Trace the hierarchical ancestry of a target cell type:

```python
ancestors = uhaf.track_cell_from_uHAF(sheet_name='Lung', cell_type_target='CD8 T cell')
print(ancestors)
```

Output:

```
['Cell', 'Lymphocyte', 'T cell', 'CD8 T cell']
```

### Annotation Levels

Retrieve hierarchical annotation levels for cell types. Specify the desired level (e.g., main, middle, or fine).

```python
example_cell_types = ['Pericyte', 'Macrophage', 'Monocyte-derived macrophage', 'Monocyte', 'Dendritic cell']
annotation_level = 2  # Middle cell type level
annotations = uhaf.set_annotation_level(example_cell_types, sheet_name='Heart', annotation_level=annotation_level)
print(annotations)
```

Example Output:

```
{'Pericyte': 'Pericyte', 'Macrophage': 'Macrophage', 'Monocyte-derived macrophage': 'Macrophage', 'Monocyte': 'Monocyte', 'Dendritic cell': 'Dendritic cell'}
```

### Mapping Custom Labels

To map custom cell type labels to uHAF:

1. Prepare unique cell type labels from your dataset:

   ```python
   original_labels = ['V-CM', 'LA-CM', 'RA-CM', 'Capillary-EC', 'Lymphatic-EC']
   ```

2. Generate uHAF-Agent prompts:

   ```python
   print(uhaf.generate_uhaf_Agent_prompts('Heart', original_labels))
   ```

   Copy the output and use it on the [uHAF-Agent Mapping Website](https://uhaf.unifiedcellatlas.org/#/uHAFMapping) to get the mapped labels.

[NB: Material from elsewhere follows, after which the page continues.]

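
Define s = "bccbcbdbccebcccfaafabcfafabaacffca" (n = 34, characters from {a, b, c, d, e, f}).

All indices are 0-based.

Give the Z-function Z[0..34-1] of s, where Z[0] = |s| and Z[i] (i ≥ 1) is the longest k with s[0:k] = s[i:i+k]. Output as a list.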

3. Use the mapping dictionary to transform your labels:

   ```python
   mapping_results = {"V-CM": "Ventricle cardiomyocyte cell", "LA-CM": "Atrial cardiomyocyte cell"}
   transformed_labels = [mapping_results[label] for label in original_labels]
   print(transformed_labels)
   ```

### Generating Nested JSON

Export the uHAF tree for a specific organ in nested JSON format:

```python
print(uhaf.dict_uhafs['Heart'])
```

## Contribution

We welcome contributions to improve and expand the uHAF library. For more details, please refer to our contribution guidelines.

## License

This project is licensed under the MIT License. See the LICENSE file for details.